A novel scheme for hundred-hertz linewidth measurements with self-heterodyne method

TL;DR

This paper introduces a new self-heterodyne method for measuring laser linewidths in the hundreds of hertz range using significantly shorter delay fibers, improving measurement efficiency and practicality.

Contribution

The authors develop a novel scheme that allows accurate linewidth measurement with much shorter delay fibers than previously required, expanding the applicability of the self-heterodyne technique.

Findings

Accurate linewidth measurement for lasers below 100 Hz using 10 km fiber.

Linewidth can be deduced from -20 dB or -40 dB points of the Lorentzian fit for broader linewidths.

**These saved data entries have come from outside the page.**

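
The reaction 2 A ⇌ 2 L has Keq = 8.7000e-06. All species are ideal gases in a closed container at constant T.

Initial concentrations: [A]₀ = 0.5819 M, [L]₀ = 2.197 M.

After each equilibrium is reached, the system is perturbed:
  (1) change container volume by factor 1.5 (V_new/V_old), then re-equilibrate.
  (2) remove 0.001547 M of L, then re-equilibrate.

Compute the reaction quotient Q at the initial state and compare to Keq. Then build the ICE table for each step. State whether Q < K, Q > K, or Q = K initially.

Q₀ = 14.25 vs Keq = 8.7000e-06 ⇒ Q>K, reverse
Step 1:
                  A         L
  I          0.5819     2.197
  C           2.189    -2.189
  E           2.771  0.008172
  solve Keq expr → x = -1.094; check Q = 8.7000e-06
Then change container volume by factor 1.5 (V_new/V_old).
Step 2:
                  A         L
  I           1.847  0.005448
  C               0         0
  E           1.847  0.005448
  solve Keq expr → x = 0; check Q = 8.7000e-06
Then remove 0.001547 M of L.
Step 3:
                  A         L
  I           1.847  0.003901
  C       -0.001542  0.001542
  E           1.846  0.005444
  solve Keq expr → x = 7.7123e-04; check Q = 8.7000e-06

Q₀ = 14.25; Q > K (proceeds reverse)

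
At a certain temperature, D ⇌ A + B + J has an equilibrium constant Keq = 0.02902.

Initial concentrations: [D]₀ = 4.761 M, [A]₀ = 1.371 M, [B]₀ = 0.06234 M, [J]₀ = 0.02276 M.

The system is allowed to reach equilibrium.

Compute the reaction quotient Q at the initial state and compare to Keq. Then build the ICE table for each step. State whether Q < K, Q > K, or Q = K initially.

Q₀ = 4.0858e-04 vs Keq = 0.02902 ⇒ Q<K, forward
Step 1:
                    D           A           B           J
  Initial       4.761       1.371     0.06234     0.02276
  Change      -0.2431      0.2431      0.2431      0.2431
  Equil         4.518       1.614      0.3055      0.2659
  solve Keq expr → x = 0.2431; check Q = 0.02902

Q₀ = 4.0858e-04; Q < K (proceeds forward)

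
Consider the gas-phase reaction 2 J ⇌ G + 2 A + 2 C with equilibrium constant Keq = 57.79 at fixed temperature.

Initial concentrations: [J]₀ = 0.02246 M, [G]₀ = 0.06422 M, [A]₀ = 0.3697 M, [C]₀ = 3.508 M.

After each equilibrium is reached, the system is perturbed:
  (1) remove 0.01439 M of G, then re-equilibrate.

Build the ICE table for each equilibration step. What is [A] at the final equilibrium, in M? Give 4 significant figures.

[A]_eq = 0.3577 M

Q₀ = 214.1 vs Keq = 57.79 ⇒ Q>K, reverse
Step 1:
                  J         G         A         C
  init      0.02246   0.06422    0.3697     3.508
  Δ         0.01605 -0.008025  -0.01605  -0.01605
  eq        0.03851    0.0562    0.3537     3.492
  solve Keq expr → x = -0.008025; check Q = 57.79
Then remove 0.01439 M of G.
Step 2:
                  J         G         A         C
  init      0.03851   0.04181    0.3537     3.492
  Δ       -0.004066  0.002033  0.004066  0.004066
  eq        0.03444   0.04384    0.3577     3.496
  solve Keq expr → x = 0.002033; check Q = 57.79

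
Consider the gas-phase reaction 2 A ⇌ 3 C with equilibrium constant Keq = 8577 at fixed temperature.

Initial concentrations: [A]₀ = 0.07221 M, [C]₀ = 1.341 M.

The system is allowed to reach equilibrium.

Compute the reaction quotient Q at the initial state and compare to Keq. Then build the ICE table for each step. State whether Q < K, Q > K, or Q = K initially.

Q₀ = 462.5; Q < K (proceeds forward)

Q₀ = 462.5 vs Keq = 8577 ⇒ Q<K, forward
Step 1:
                  A         C
  init      0.07221     1.341
  Δ         -0.0539   0.08085
  eq        0.01831     1.422
  solve Keq expr → x = 0.02695; check Q = 8577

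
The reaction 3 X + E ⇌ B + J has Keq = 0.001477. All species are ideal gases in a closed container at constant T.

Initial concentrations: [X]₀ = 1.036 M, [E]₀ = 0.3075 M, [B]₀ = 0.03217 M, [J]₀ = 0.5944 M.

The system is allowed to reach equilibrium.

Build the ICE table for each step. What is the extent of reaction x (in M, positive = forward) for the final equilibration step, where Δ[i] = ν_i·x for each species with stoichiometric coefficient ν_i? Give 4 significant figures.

x = -0.03089 M

Q₀ = 0.05592 vs Keq = 0.001477 ⇒ Q>K, reverse
Step 1:
                  X         E         B         J
  Initial     1.036    0.3075   0.03217    0.5944
  Change    0.09268   0.03089  -0.03089  -0.03089
  Equil       1.129    0.3384  0.001275    0.5635
  solve Keq expr → x = -0.03089; check Q = 0.001477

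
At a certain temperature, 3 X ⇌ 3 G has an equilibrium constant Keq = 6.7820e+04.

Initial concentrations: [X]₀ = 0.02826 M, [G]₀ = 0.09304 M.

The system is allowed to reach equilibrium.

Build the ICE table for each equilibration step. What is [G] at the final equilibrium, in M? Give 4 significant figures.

[G]_eq = 0.1184 M

Q₀ = 35.69 vs Keq = 6.7820e+04 ⇒ Q<K, forward
Step 1:
                    X           G
  Initial     0.02826     0.09304
  Change     -0.02536     0.02536
  Equil      0.002903      0.1184
  solve Keq expr → x = 0.008452; check Q = 6.7820e+04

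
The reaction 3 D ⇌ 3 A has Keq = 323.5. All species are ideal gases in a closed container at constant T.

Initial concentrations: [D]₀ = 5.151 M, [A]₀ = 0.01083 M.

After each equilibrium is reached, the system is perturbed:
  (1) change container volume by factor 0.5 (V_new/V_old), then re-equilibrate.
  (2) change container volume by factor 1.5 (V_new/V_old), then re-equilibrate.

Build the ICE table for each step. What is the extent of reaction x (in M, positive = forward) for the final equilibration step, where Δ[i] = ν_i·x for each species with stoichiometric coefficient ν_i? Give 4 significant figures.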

The method reduces the need for prohibitively long fiber delays in self-heterodyne measurements.

Abstract

We propose a novel scheme for accurately determining hundred-hertz linewidth by delayed self-heterodyne method in which delay time far less than the laser's coherence time. That exceeds the former understanding as to the delayed self-heterodyne technique which requiring a prohibitively long fiber. The self-heterodyne autocorrelation function and power spectrum are evaluated and by numerical analysis we ensure that -3dB of power spectrum is applied to the self-heterodyne linewidth measurements. For laser linewidth less than 100 Hz, linewidth can be measured directly by 10 km fiber, and in more general case linewidth can be deduced from -20 dB or -40 dB of the fitting Lorentzian curve.